Saturday 15 January 2022

The Zookeeper's Wife (4 Stars)



Name: Antonina Zabinska
Lived:18 July 1908 – 19 March 1971
Film dates: 1939 to 1946
Film made in 2017

It's amazing that after all these years it's still possible to make new films about the heroism of people who risked their lives to protect Jews from the Nazis. They're stories that never cease to fascinate modern audiences. Each story has its own variations.

What's even more amazing is that there are still people who deny that Hitler killed millions of Jews. They claim that the Holocaust is Jewish propaganda. I had a personal friend in Birmingham who used to post videos on Facebook about scholars who have found new evidence that the Holocaust never happened. Maybe she still does. I don't know, because I unfriended her. She's the only person I've ever unfriended. I have a principle that I don't unfriend people for disagreements on politics, but she pushed me too far. One person in 12 years of using Facebook. That's not too bad.

Anti-Semitism is currently at its strongest since the end of World War Two, especially among left-wing thinkers. The modern way to excuse anti-Semitism is to say "I'm not anti-Semitic, I'm anti-Zionist". It's a subtle difference. Being anti-Semitic means you want to kill (or otherwise harm) Jews. Being anti-Zionist means you support those who want to kill the Jews who live in Israel. Britain recently had a leader of the opposition party who attended meetings with Jew-killers. If he'd been voted into power, it would have started a new Dark Age in Britain.


Now let me say a few words about the film itself. Not many people know Antonina Zabinska, apart from those who've seen this film. She was the wife of Jan Zabinska, the owner of the Warsaw Zoo from 1929 to 1939. When Germany invaded in 1939 they were ordered to close the zoo. All the animals should have been slaughtered for food, but a senior SS officer in Warsaw, Lutz Heck, was the director of the Berlin Zoo. He offered to take some of the animals to be kept in the Berlin Zoo until the Warsaw Zoo re-opened.
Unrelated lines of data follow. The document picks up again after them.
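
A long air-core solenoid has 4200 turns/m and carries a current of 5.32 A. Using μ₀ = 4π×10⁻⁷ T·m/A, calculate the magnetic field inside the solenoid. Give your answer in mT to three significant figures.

B ≈ 28.1 mT

Inside a long solenoid, B = μ₀nI.
B = (4π×10⁻⁷)(4.200×10^3 m⁻¹)(5.32 A) = 2.808×10^-2 T.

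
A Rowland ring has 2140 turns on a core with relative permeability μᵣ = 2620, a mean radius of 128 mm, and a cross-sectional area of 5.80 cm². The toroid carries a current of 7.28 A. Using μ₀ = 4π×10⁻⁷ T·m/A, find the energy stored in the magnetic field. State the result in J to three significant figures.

L = μ₀μᵣN²A/(2πR) = (4π×10⁻⁷)(2620)(2140)²(5.800×10^-4)/(2π×0.128) = 10.87 H.
U = ½LI² = ½(10.87)(7.28)² = 288.1 J.

U ≈ 288 J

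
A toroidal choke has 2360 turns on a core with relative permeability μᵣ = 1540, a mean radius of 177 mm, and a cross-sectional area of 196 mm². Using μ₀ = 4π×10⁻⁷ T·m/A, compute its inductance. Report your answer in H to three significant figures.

For a thin toroid, L = μ₀μᵣN²A/(2πR).
L = (4π×10⁻⁷)(1540)(2360)²(1.960×10^-4) / (2π×0.177 m) = 1.9 H.

L ≈ 1.90 H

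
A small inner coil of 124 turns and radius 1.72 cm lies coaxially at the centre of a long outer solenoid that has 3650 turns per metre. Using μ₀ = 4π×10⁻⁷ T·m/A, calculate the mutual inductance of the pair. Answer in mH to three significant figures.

The outer solenoid produces a uniform field B₁ = μ₀n₁I₁ across the inner coil,
so the flux linkage is N₂Φ = N₂B₁A₂ = μ₀n₁N₂A₂·I₁, giving M = μ₀n₁N₂A₂.
A₂ = πr² = π(1.720×10^-2 m)² = 9.294×10^-4 m².
M = (4π×10⁻⁷)(3650)(124)(9.294×10^-4) = 5.286×10^-4 H.

M ≈ 0.529 mH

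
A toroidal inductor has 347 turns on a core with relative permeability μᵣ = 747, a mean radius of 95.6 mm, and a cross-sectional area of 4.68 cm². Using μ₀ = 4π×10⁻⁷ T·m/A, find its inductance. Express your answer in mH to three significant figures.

L ≈ 88.1 mH

For a thin toroid, L = μ₀μᵣN²A/(2πR).
L = (4π×10⁻⁷)(747)(347)²(4.680×10^-4) / (2π×9.560×10^-2 m) = 8.806×10^-2 H.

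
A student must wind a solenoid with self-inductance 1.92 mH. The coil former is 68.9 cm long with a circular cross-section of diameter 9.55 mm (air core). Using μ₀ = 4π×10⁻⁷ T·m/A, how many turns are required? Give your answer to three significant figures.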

Jan and Antonina wanted to hold on to the zoo by any means possible. They offered to turn the zoo grounds into a pig farm to supply meat for the German soldiers. Lutz agreed to this, as long as he could also use the former zoo for a personal project. He wanted to breed aurochs. Have you ever seen an aurochs? Of course not. They're a European form of bison that's been extinct since the 17th Century. Lutz thought that through selective breeding he could bring them back to life.

What was most important to Jan and Antonina was to save their Jewish friends. Jan was allowed to enter the Warsaw Ghetto to collect scraps to feed the pigs. He smuggled Jews out of the Ghetto, mostly children, but also a few adults. His pig farm was used as a halfway house. Most of the Jews were kept in the underground animal rooms for a few days, until they received fake passports and were able to travel. Some of them preferred to stay.

In 1944 Jan was shot while participating in an armed uprising against the Germans. He was considered dead, so no more Jews could be rescued. Antonina continued to take care of the Jews remaining in the pig farm. There's a certain irony in pigs, an unclean animal for Jews, to be used to save them. Jan surprised everyone by returning home in 1946. The zoo was rebuilt. He continued as the zoo director until 1951. The Warsaw Zoo is still open today.


In the film we see Antonina with her two children, Teresa and Rys.


They're still alive today. It must have been emotional to see their early life being filmed.


Arguably, the film's main hero is Jan Zabinska. He's the one who drives in and out of the ghetto, smuggling Jews in his truck, while his wife sits at home waiting. I see them as a team. They both did their part. The only problems they had were with Antonina's relationship with Lutz Heck. She flirted with him to distract him from suspicious noises in her house. She even kissed him. Jan didn't understand this. He was jealous. Men are like that. Jan didn't understand that Antonina had no interest in Lutz. She was making sacrifices to save Jews.